This Maxim Tutorial gives guidelines on wiring up RS485 networks
Abstract: The proper method of wiring an RS-485 network is described, with recommendations for twisted-pair cabling and correctly locating termination resistors. Received waveforms are shown for examples of proper and improper cable termination. Configurations are shown for a simple, single-transmitter/multiple receiver network through multiple transceiver to multibranched circuits.
This one discusses Fail Safe terminations, which could be handy in cases where different types of RS485 transceivers are used.
Deciding whether you need a termination resistor or not is only part of the problem in implementing an RS-485 system. Normally, an RS-485 receiver output is "1" if A > B by +200mV or more, and "0" if B > A by 200mV or more. In a half-duplex RS-485 network, the master transceiver tri-states the bus after transmitting a message to the slaves. Then, with no signal driving the bus, the receiver's output state is undefined, as the difference between A and B tends towards 0V. If the receiver output, RO, is "0," the slaves interpret it as a new start bit and attempt to read the following byte. The result is a framing error because the stop bit never occurs. The bus goes unclaimed, and the network stalls.

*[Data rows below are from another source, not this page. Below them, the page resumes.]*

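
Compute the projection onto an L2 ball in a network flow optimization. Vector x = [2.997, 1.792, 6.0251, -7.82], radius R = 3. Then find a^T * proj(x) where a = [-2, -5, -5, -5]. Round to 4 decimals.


Step 1: Compute ||x|| (intermediates to 6 decimals).
||x|| = sqrt(2.997^2 + 1.792^2 + 6.0251^2 + (-7.82)^2) = 10.47127
Step 2: Project.
Since ||x|| > R, scale = R/||x|| = 3/10.47127 = 0.286498, proj(x) = scale * x
proj(x) = [0.858635, 0.513404, 1.726179, -2.240414]
Step 3: Dot product.
a^T * proj(x) = -2*0.858635 - 5*0.513404 - 5*1.726179 - 5*(-2.240414) = -1.7131


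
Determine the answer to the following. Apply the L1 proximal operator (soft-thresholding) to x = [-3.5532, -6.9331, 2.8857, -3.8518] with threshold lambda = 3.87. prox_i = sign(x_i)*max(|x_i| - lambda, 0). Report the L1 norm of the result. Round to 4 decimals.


Soft-thresholding with lambda = 3.87:
prox(-3.5532) = sign(-3.5532)*max(|-3.5532| - 3.87, 0) = 0.0
prox(-6.9331) = sign(-6.9331)*max(|-6.9331| - 3.87, 0) = -3.0631
prox(2.8857) = sign(2.8857)*max(|2.8857| - 3.87, 0) = 0.0
prox(-3.8518) = sign(-3.8518)*max(|-3.8518| - 3.87, 0) = 0.0
prox(x) = [0.0, -3.0631, 0.0, 0.0]
||prox(x)||_1 = 0.0 + 3.0631 + 0.0 + 0.0 = 3.0631


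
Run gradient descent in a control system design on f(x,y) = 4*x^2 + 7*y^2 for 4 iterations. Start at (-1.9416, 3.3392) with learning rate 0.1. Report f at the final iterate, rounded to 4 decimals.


Gradient descent on f(x,y) = 4*x^2 + 7*y^2.
Starting point: (-1.9416, 3.3392), alpha = 0.1
Step 1: grad_x = 2*4*-1.9416 = -15.5328, grad_y = 2*7*3.3392 = 46.7488
  x_1 = -1.9416 - 0.1*-15.5328 = -0.3883
  y_1 = 3.3392 - 0.1*46.7488 = -1.3357
Step 2: grad_x = 2*4*-0.3883 = -3.1066, grad_y = 2*7*-1.3357 = -18.6995
  x_2 = -0.3883 - 0.1*-3.1066 = -0.0777
  y_2 = -1.3357 - 0.1*-18.6995 = 0.5343
Step 3: grad_x = 2*4*-0.0777 = -0.6213, grad_y = 2*7*0.5343 = 7.4798
  x_3 = -0.0777 - 0.1*-0.6213 = -0.0155
  y_3 = 0.5343 - 0.1*7.4798 = -0.2137
Step 4: grad_x = 2*4*-0.0155 = -0.1243, grad_y = 2*7*-0.2137 = -2.9919
  x_4 = -0.0155 - 0.1*-0.1243 = -0.0031
  y_4 = -0.2137 - 0.1*-2.9919 = 0.0855
f(-0.0031, 0.0855) = 4*(-0.0031)^2 + 7*0.0855^2 = 0.0512


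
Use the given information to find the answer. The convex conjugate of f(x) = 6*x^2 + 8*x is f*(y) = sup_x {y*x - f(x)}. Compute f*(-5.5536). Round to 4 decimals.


f*(y) = sup_x {y*x - a*x^2 - b*x} = sup_x {(y-b)*x - a*x^2}
FOC: (y - b) - 2a*x = 0 => x* = (y - b)/(2a)
x* = (-5.5536 - 8)/(2*6) = -1.1295
f*(-5.5536) = (y-b)^2/(4a) = (-5.5536 - 8)^2/(4*6)
= 183.7001/24 = 7.6542


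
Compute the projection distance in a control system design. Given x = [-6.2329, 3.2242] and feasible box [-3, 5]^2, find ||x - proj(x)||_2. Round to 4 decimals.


Project each component onto [-3, 5].
clip(-6.2329) = -3.0, clip(3.2242) = 3.2242
Projection = [-3.0, 3.2242]
Squared diffs: [10.4516, 0.0]
Distance = sqrt(10.4516) = 3.2329


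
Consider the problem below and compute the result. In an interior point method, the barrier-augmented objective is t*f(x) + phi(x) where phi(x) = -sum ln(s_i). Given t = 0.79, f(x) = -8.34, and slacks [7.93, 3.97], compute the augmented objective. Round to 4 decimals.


Step 1: Compute log-barrier.
ln values: [2.0707, 1.3788]
phi = -(2.0707 + 1.3788) = -3.4494
Step 2: Compute augmented objective.
t*f(x) = 0.79*-8.34 = -6.5886
Total = -6.5886 - 3.4494 = -10.038


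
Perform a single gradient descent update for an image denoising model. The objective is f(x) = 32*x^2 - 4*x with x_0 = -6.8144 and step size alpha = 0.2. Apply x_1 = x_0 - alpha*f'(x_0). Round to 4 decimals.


We compute the gradient at x_0 and apply the update.
f'(x) = 64*x - 4
f'(-6.8144) = 64*-6.8144 - 4 = -440.1216
x_1 = -6.8144 - 0.2*-440.1216 = 81.2099


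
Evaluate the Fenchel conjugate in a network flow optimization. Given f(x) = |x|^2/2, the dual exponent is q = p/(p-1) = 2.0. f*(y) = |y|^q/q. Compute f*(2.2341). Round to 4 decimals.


The conjugate exponent q satisfies 1/p + 1/q = 1.
p = 2, so q = 2/(2 - 1) = 2.0
|y|^q = 2.2341^2.0 = 4.9912
f*(2.2341) = 4.9912 / 2.0 = 2.4956


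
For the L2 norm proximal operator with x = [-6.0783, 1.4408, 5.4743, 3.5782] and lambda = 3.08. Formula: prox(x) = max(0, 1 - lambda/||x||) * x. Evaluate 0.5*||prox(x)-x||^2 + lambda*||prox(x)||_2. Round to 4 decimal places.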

Unfortunately, different runs of chips can produce different output signals on RO for a 0V differential input. The prototype can work perfectly, however, certain nodes will fail in a later production run. To solve this problem, bias the bus as shown in Figure 7 under Multidrop/Fail-Safe Termination. Biasing the bus ensures that the receiver output remains "1" when the bus is tri-stated. Alternatively, you can use "true fail-safe" receivers like those of the MAX3080 (5V) and MAX3070 (3V) families. These devices ensure an RO output of "1" in response to a 0V differential input by changing the receiver's threshold to -50mV.